TeO – E depois disto que estes quase vinte cinco mil privilegiados viram, o que podemos esperar mais?

DV – É complicado subir a fasquia. Todos os anos dizemos ‘e para o ano o que fazemos…?’, bem, vejam, este ano cortei um rabo. O bonito disto é que continue a crescer, e que tenha sempre a capacidade de não me acomodar, de me querer superar e ser o melhor e sobretudo, de querer competir com todos os companheiros, estando ao nível máximo e tentar pelo menos, porque é difícil… há muitos toureiros jovens e que já vão apertando. Mantermo-nos, com as ganas e ilusão, apesar de muitos entraves que te põem no caminho, não é fácil e o que peço a Deus é que me permita manter-me assim…
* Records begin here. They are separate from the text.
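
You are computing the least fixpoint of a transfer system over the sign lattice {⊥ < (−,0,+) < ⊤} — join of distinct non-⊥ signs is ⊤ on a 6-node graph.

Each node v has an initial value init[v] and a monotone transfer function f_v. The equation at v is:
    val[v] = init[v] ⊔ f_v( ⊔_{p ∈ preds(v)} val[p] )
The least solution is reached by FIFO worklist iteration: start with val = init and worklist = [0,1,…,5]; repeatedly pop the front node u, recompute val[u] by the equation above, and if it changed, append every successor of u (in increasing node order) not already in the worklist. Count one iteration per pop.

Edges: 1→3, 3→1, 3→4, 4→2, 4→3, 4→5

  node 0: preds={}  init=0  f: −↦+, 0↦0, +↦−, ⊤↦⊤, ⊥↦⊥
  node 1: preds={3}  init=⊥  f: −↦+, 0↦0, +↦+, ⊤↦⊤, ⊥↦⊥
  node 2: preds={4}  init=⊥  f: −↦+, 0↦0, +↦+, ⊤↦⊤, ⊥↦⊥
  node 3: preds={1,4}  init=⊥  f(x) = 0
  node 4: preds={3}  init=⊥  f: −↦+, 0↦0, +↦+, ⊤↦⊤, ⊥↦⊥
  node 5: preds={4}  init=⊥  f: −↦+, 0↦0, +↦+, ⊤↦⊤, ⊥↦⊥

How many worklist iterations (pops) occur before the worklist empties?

9

Iteration log — 9 steps:
  step 1. node 0  ⊔preds=⊥  new=0  stable
  step 2. node 1  ⊔preds=⊥  new=⊥  stable
  step 3. node 2  ⊔preds=⊥  new=⊥  stable
  step 4. node 3  ⊔preds=⊥  new=0  old=⊥  +wl: 1
  step 5. node 4  ⊔preds=0  new=0  old=⊥  +wl: 2,3
  step 6. node 5  ⊔preds=0  new=0  old=⊥  +wl: 
  step 7. node 1  ⊔preds=0  new=0  old=⊥  +wl: 
  step 8. node 2  ⊔preds=0  new=0  old=⊥  +wl: 
  step 9. node 3  ⊔preds=0  new=0  stable

Least fixpoint reached:
  node 0: 0
  node 1: 0
  node 2: 0
  node 3: 0
  node 4: 0
  node 5: 0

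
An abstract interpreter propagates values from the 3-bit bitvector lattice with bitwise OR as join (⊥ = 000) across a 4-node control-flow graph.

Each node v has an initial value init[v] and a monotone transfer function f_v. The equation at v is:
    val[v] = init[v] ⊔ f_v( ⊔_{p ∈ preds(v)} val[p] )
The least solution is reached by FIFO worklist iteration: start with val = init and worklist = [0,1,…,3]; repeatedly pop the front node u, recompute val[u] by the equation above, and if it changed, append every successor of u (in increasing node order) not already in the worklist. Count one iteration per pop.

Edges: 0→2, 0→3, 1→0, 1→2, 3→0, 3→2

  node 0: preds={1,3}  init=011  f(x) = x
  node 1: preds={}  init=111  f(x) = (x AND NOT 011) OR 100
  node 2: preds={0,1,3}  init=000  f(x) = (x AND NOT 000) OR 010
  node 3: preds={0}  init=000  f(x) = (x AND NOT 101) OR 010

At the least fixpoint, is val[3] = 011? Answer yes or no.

Worklist (6 pops):
  #1 pop 0: in=111 → 111 (was 011); enqueue []
  #2 pop 1: in=000 → 111 (no change)
  #3 pop 2: in=111 → 111 (was 000); enqueue []
  #4 pop 3: in=111 → 010 (was 000); enqueue [0,2]
  #5 pop 0: in=111 → 111 (no change)
  #6 pop 2: in=111 → 111 (no change)

Fixpoint:
  val[0] = 111
  val[1] = 111
  val[2] = 111
  val[3] = 010

no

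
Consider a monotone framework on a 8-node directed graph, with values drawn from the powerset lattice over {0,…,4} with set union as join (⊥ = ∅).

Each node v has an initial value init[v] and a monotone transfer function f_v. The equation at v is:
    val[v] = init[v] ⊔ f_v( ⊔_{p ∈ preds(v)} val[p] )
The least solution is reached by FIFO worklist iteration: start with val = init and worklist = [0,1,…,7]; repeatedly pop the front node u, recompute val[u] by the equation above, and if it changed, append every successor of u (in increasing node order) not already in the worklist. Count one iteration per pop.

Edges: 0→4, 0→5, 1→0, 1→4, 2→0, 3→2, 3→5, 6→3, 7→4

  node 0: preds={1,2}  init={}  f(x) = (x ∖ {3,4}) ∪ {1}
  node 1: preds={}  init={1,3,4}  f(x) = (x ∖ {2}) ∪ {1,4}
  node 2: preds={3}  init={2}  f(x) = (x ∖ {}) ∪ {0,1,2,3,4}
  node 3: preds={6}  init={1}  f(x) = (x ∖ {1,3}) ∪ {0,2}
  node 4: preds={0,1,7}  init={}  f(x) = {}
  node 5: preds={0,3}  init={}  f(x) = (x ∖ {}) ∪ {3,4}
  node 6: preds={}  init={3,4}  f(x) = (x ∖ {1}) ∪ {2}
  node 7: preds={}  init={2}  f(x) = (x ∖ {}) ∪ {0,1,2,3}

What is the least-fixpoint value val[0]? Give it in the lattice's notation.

Trace (13 dequeues):
  [1] u=0 | in {1,2,3,4} | out {1,2} | prev {} | push {}
  [2] u=1 | in {} | out {1,3,4} | ==
  [3] u=2 | in {1} | out {0,1,2,3,4} | prev {2} | push {0}
  [4] u=3 | in {3,4} | out {0,1,2,4} | prev {1} | push {2}
  [5] u=4 | in {1,2,3,4} | out {} | ==
  [6] u=5 | in {0,1,2,4} | out {0,1,2,3,4} | prev {} | push {}
  [7] u=6 | in {} | out {2,3,4} | prev {3,4} | push {3}
  [8] u=7 | in {} | out {0,1,2,3} | prev {2} | push {4}
  [9] u=0 | in {0,1,2,3,4} | out {0,1,2} | prev {1,2} | push {5}
  [10] u=2 | in {0,1,2,4} | out {0,1,2,3,4} | ==
  [11] u=3 | in {2,3,4} | out {0,1,2,4} | ==
  [12] u=4 | in {0,1,2,3,4} | out {} | ==
  [13] u=5 | in {0,1,2,4} | out {0,1,2,3,4} | ==

Converged values:
  [0] {0,1,2}
  [1] {1,3,4}
  [2] {0,1,2,3,4}
  [3] {0,1,2,4}
  [4] {}
  [5] {0,1,2,3,4}
  [6] {2,3,4}
  [7] {0,1,2,3}

{0,1,2}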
TeO – Diego, a dedicar este triunfo a alguém, a quem seria?

DV – Está claro que seria à minha família, eles sabem que os triunfos sempre são por eles… mas sobretudo a uma pessoa muito especial, ao meu filho, que nunca dorme comigo em dia de corrida e que hoje, sim, dormiu comigo, sozinhos, os dois… de repente, despertou-me e disse ‘papá, já é hora de ir tourear…’, e não, faltava uma hora e meia até sair do hotel. Despertei e pensei que nunca me tinha ocorrido isto… parece que isto foi sinónimo de que algo ia passar-se… a capacidade do miúdo de despertar-me… foi algo mágico que me surpreendeu muito e que me fez pensar… e claro, estes triunfos são para eles!